Résumé de la décision
Dans cette affaire, Monsieur [D] [W] a interjeté appel d'un jugement rendu le 24 février 2022 par le juge aux affaires familiales du tribunal judiciaire de Toulouse, qui avait débouté ses demandes concernant une indemnité d'occupation. L'intimée, Madame [X] [S], a soulevé une fin de non-recevoir, arguant que l'appel de Monsieur [W] ne pouvait pas porter sur le principe de l'indemnité d'occupation. La Cour d'appel de Toulouse a jugé que Monsieur [W] était recevable à interjeter appel, car il avait contesté la demande d'indemnité d'occupation de Madame [S] en première instance. La Cour a débouté Madame [S] de ses demandes et a condamné cette dernière à verser 700 € à Monsieur [W] au titre de l'article 700 du Code de procédure civile, ainsi qu'aux dépens de l'incident.
Arguments pertinents
1. Recevabilité de l'appel : La Cour a affirmé que Monsieur [W] avait un intérêt à agir, car il avait demandé le débouté de la demande d'indemnité d'occupation de Madame [S] en première instance. La décision de première instance ayant accueilli cette demande, il était donc recevable à interjeter appel.
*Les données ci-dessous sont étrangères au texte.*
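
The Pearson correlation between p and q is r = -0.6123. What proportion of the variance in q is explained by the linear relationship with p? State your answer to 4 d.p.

r² = (-0.6123)² = 0.3749

0.3749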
La Cour a précisé : « Dès lors que M. [W] avait conclu au débouté de cette demande de son adversaire, il est recevable à interjeter appel du chef de dispositif qui a accueilli cette demande adverse. »
2. Irrecevabilité des conclusions de l'intimée : La Cour a rejeté les demandes de Madame [S] qui contestaient la recevabilité de l'appel de Monsieur [W], en considérant que ce dernier n'encourait aucune irrecevabilité dans ses conclusions liées à l'appel interjeté.
3. Condamnation aux dépens : La Cour a jugé équitable de condamner Madame [S] aux dépens de l'incident et d'allouer à Monsieur [W] une somme de 700 € sur le fondement de l'article 700 du Code de procédure civile.
Interprétations et citations légales
1. Droit d'appel : La Cour a rappelé que, selon le Code de procédure civile - Article 546, « le droit d'appel appartient à toute partie qui y a intérêt si elle n'y a pas renoncé. » Cela signifie que toute partie ayant un intérêt légitime peut contester une décision de première instance.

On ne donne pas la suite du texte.